How can I pass a variable from inside a for loop to $(shell)? I can access the var outside of $(shell) but I can't figure out how to pass it in:

A_LIST:= one two

.PHONY: loop
loop:
    @for iii in $(A_LIST) ; do \
        echo inside recipe loop with sh command: $$iii ; \
        export SAVED_OUTPUT=$(shell echo $$iii) ; \
        echo $$SAVED_OUTPUT ; \
    done

This is the output I get:

inside recipe loop with sh command: one
<blank line here>
inside recipe loop with sh command: two
<blank line here>

The last line in the loop echo $$SAVED_OUTPUT should output one and two because it is echoing the var and storing it in another var. But it is a blank line. I suspect it's because it's looking for an env var $iii but that doesn't exist- so how to I pass the value of iii into the shell?

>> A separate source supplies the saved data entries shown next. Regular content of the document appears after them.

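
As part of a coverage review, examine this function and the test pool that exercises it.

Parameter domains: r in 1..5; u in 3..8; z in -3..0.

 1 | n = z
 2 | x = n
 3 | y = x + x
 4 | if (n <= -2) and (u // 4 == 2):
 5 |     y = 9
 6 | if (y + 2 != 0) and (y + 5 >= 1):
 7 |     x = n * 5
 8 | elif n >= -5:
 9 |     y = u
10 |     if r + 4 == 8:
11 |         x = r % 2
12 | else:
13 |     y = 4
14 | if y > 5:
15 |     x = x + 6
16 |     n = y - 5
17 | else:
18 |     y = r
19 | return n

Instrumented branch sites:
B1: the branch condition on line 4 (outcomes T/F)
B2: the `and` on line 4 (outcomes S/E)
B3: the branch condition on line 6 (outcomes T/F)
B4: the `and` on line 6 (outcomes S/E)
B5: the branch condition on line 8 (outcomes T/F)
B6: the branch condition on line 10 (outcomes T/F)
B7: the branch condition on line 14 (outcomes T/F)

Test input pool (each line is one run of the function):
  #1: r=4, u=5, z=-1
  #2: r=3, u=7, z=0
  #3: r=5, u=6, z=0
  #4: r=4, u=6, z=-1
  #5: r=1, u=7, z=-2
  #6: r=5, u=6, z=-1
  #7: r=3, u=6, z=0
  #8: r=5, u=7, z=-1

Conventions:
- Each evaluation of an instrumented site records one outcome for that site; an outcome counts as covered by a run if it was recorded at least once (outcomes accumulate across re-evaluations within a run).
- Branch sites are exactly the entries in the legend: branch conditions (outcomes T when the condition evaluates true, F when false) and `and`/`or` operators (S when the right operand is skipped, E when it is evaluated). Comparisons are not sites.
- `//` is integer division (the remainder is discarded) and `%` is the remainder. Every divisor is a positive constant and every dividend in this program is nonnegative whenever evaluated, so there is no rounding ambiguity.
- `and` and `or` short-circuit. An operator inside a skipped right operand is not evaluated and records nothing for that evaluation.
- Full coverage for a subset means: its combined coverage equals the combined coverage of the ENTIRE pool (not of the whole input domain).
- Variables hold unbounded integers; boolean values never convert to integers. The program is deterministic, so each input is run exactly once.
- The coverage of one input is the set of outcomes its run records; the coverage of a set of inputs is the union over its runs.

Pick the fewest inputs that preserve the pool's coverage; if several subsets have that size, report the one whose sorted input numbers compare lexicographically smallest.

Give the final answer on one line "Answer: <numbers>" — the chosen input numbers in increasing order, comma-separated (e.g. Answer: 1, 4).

run #1 (r=4, u=5, z=-1) runs B2->S, B1->F, B4->S, B3->F, B5->T, B6->T, B7->F; records B1=F, B2=S, B3=F, B4=S, B5=T, B6=T, B7=F
run #2 (r=3, u=7, z=0) runs B2->S, B1->F, B4->E, B3->T, B7->F; records B1=F, B2=S, B3=T, B4=E, B7=F
run #3 (r=5, u=6, z=0) runs B2->S, B1->F, B4->E, B3->T, B7->F; records B1=F, B2=S, B3=T, B4=E, B7=F
run #4 (r=4, u=6, z=-1) runs B2->S, B1->F, B4->S, B3->F, B5->T, B6->T, B7->T; records B1=F, B2=S, B3=F, B4=S, B5=T, B6=T, B7=T
run #5 (r=1, u=7, z=-2) runs B2->E, B1->F, B4->E, B3->T, B7->F; records B1=F, B2=E, B3=T, B4=E, B7=F
run #6 (r=5, u=6, z=-1) runs B2->S, B1->F, B4->S, B3->F, B5->T, B6->F, B7->T; records B1=F, B2=S, B3=F, B4=S, B5=T, B6=F, B7=T
run #7 (r=3, u=6, z=0) runs B2->S, B1->F, B4->E, B3->T, B7->F; records B1=F, B2=S, B3=T, B4=E, B7=F
run #8 (r=5, u=7, z=-1) runs B2->S, B1->F, B4->S, B3->F, B5->T, B6->F, B7->T; records B1=F, B2=S, B3=F, B4=S, B5=T, B6=F, B7=T
pool-wide coverage (12 outcomes): B1=F, B2=S, B2=E, B3=T, B3=F, B4=S, B4=E, B5=T, B6=T, B6=F, B7=T, B7=F
every size-1 subset falls short of the 12 outcomes (best: 7/12)
every size-2 subset falls short of the 12 outcomes (best: 11/12)
size 3: inputs {1, 5, 6} cover all 12 outcomes, and no lexicographically smaller subset of this size does

Answer: 1, 5, 6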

Here is a bad way of doing this I don't like. I don't want to have to write a local file just to access a variable like this:

.PHONY: loop
loop:
    @for iii in $(A_LIST) ; do \
        echo inside recipe loop with sh command: $$iii ; \
        echo $$iii > scratch ; \
        export SAVED_OUTPUT=$(shell echo $$(cat scratch)) ; \
        echo $$SAVED_OUTPUT ; \
    done

Answer 1

The for loop is already being executed by a shell - in this case, there's no reason to bring $(shell ...) into it too. Just use normal $() shell command substitution syntax (Doubling up the $ to make make happy, like with the variable names):

A_LIST:= one two

.PHONY: loop
loop:
    @for iii in $(A_LIST) ; do \
        echo "inside recipe loop with sh command: $$iii" ; \
        SAVED_OUTPUT="$$(somecommand "$$iii")" ; \
        echo "$$SAVED_OUTPUT" ; \
    done